Even after Judge Ketanji Brown Jackson has been confirmed the leftist media cannot stop whining that she was treated unfairly by Republican Senators. They are even playing the race card in their attacks on the GOP, with CNN’s Lauran Coates suggesting that some Senators not wearing neckties to the vote was disrespectful to the first African American woman to be appointed to the Supreme Court.

[...]

Coates didn’t mention which Senator or Senators committed the unforgivable sin of not wearing a tie. Regardless, this is a petty complaint even for CNN.

Tim Graham, meanwhile, was still stuck on his Kavanaugh grievance kick in his April 8 column:

The shamelessness of liberal politicians and journalists is displayed by their unique outrage at the treatment of Supreme Court nominee Ketanji Brown Jackson, as if everyone forgot the smearing of Brett Kavanaugh with unsubstantiated sexual allegations, including teenaged gang rape.

Graham used his podcast the same day to whine that non-right-wing media "complained that Republicans were somehow rude to walk out of the Senate chamber once the vote was over, like everyone was supposed to surround Judge Jackson like she was the hero at the end of Top Gun."

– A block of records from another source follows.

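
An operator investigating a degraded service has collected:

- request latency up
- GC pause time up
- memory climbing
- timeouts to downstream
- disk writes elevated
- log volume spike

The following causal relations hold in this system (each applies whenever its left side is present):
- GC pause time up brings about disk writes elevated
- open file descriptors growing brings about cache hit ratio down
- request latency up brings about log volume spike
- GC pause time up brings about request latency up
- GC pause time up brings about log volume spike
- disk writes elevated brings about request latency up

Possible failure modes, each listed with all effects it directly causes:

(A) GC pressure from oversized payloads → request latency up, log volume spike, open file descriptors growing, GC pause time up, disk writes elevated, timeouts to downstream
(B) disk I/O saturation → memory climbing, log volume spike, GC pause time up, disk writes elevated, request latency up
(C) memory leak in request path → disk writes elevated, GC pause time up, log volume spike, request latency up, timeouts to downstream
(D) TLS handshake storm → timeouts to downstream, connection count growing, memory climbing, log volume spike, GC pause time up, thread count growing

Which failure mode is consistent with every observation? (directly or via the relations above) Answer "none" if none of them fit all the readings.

D

Per-candidate check:
(A) GC pressure from oversized payloads — request latency up yes; GC pause time up yes; memory climbing NO; timeouts to downstream yes; disk writes elevated yes; log volume spike yes
(B) disk I/O saturation — request latency up yes; GC pause time up yes; memory climbing yes; timeouts to downstream NO; disk writes elevated yes; log volume spike yes
(C) memory leak in request path — does not account for memory climbing
(D) TLS handshake storm — request latency up yes (via GC pause time up → request latency up); GC pause time up yes; memory climbing yes; timeouts to downstream yes; disk writes elevated yes (via GC pause time up → disk writes elevated); log volume spike yes
(D) is the only candidate with no mismatches.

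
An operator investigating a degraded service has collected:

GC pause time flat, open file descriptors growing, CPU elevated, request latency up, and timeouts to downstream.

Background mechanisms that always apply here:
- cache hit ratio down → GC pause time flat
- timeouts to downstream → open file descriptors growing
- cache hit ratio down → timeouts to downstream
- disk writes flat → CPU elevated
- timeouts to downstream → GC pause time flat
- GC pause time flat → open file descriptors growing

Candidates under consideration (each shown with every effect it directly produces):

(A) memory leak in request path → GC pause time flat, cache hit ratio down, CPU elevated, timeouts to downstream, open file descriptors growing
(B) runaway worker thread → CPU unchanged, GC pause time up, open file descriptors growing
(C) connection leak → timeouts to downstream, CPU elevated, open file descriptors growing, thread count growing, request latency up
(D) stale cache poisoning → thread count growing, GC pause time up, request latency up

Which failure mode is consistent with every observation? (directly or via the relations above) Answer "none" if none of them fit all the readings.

Per-candidate check:
(A) memory leak in request path — GC pause time flat yes; open file descriptors growing yes; CPU elevated yes; request latency up NO; timeouts to downstream yes
(B) runaway worker thread — fails on GC pause time flat, CPU elevated, request latency up, timeouts to downstream (predicts GC pause time up, not GC pause time flat; predicts CPU unchanged, not CPU elevated)
(C) connection leak — GC pause time flat yes (by timeouts to downstream → GC pause time flat); open file descriptors growing yes; CPU elevated yes; request latency up yes; timeouts to downstream yes
(D) stale cache poisoning — fails on GC pause time flat, open file descriptors growing, CPU elevated, timeouts to downstream (predicts GC pause time up, not GC pause time flat)
(C) is the only candidate with no mismatches.

C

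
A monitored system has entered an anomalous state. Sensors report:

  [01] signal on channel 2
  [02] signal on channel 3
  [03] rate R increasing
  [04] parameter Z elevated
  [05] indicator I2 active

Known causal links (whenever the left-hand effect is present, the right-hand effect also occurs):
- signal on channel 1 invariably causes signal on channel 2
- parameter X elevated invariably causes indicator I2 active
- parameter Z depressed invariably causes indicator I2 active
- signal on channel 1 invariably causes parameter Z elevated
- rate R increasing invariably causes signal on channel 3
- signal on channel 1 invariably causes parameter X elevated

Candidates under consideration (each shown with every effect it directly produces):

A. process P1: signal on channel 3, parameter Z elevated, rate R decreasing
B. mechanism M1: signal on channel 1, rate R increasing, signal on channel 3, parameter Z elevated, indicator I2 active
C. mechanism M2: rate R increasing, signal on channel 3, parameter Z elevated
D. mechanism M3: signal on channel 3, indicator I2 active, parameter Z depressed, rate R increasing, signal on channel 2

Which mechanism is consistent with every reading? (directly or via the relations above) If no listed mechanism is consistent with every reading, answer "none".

Testing each hypothesis:
(A) process P1 — fails on signal on channel 2, rate R increasing, indicator I2 active (predicts rate R decreasing, not rate R increasing)
(B) mechanism M1 — accounts for every observation (signal on channel 2 by signal on channel 1 → signal on channel 2)
(C) mechanism M2 — signal on channel 2 miss; signal on channel 3 match; rate R increasing match; parameter Z elevated match; indicator I2 active miss
(D) mechanism M3 — signal on channel 2 match; signal on channel 3 match; rate R increasing match; parameter Z elevated miss; indicator I2 active match
(B) alone accounts for all the evidence.

B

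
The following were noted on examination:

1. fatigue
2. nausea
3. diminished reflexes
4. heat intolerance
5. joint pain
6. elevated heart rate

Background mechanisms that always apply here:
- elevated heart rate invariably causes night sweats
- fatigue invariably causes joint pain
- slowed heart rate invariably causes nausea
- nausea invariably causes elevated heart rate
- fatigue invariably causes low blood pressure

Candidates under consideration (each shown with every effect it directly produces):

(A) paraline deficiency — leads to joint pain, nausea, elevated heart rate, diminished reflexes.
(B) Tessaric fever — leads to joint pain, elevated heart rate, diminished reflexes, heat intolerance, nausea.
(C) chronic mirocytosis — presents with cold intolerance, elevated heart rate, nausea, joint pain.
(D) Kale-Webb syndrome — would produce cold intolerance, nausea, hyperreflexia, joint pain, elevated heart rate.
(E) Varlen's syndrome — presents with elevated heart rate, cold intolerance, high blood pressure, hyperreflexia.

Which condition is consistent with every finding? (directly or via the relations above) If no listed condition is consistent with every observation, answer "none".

none

Checking each candidate against the observations:
(A) paraline deficiency — does not account for fatigue, heat intolerance
(B) Tessaric fever — fatigue ✗; nausea ✓; diminished reflexes ✓; heat intolerance ✓; joint pain ✓; elevated heart rate ✓
(C) chronic mirocytosis — fatigue ✗; nausea ✓; diminished reflexes ✗; heat intolerance ✗; joint pain ✓; elevated heart rate ✓
(D) Kale-Webb syndrome — fails on fatigue, diminished reflexes, heat intolerance (predicts hyperreflexia, not diminished reflexes; predicts cold intolerance, not heat intolerance)
(E) Varlen's syndrome — fatigue ✗; nausea ✗; diminished reflexes ✗; heat intolerance ✗; joint pain ✗; elevated heart rate ✓
None of the listed candidates fits everything.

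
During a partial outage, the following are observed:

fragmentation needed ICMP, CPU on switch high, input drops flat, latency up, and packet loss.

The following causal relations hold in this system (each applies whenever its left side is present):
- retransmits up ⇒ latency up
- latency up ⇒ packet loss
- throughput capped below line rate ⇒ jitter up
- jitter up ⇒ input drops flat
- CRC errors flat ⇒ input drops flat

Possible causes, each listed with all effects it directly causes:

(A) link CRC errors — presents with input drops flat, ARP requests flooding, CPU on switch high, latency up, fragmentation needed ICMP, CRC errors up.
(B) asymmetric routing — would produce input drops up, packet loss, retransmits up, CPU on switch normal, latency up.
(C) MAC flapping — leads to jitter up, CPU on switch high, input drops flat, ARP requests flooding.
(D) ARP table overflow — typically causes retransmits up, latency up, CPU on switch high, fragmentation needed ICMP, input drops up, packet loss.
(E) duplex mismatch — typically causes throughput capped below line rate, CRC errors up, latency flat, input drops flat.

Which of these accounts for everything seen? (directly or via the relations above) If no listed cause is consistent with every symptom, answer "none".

A

Testing each hypothesis:
(A) link CRC errors — fragmentation needed ICMP match; CPU on switch high match; input drops flat match; latency up match; packet loss match (via latency up → packet loss)
(B) asymmetric routing — fragmentation needed ICMP miss; CPU on switch high miss; input drops flat miss; latency up match; packet loss match
(C) MAC flapping — fragmentation needed ICMP miss; CPU on switch high match; input drops flat match; latency up miss; packet loss miss
(D) ARP table overflow — fails on input drops flat (predicts input drops up, not input drops flat)
(E) duplex mismatch — fragmentation needed ICMP miss; CPU on switch high miss; input drops flat match; latency up miss; packet loss miss
(A) alone accounts for all the evidence.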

Brad Wilmouth continued the MRC's anger at Republicans being criticized by complaining that "CNN analyst Errol Louis suggested that Republicans are opposed to and bitter about the acquisition of civil rights for African Americans as he reacted to Republican resistance to Judge Ketanji Brown Jackson's appointment to the Supreme Court," then "suggested that Judge Jackson's Republican critics represent a backlash to the Civil Rights Movement and oppose "progress" like the appointment of Judge Jackson." Wilmouth did not rebut any of Louis' claims.

Which kind of sums up the MRC's entire strategy against Jackson -- make a lot of noise, keep the narratives in play, and deny they have been discredited. That's not "media research," that's a partisan political organization.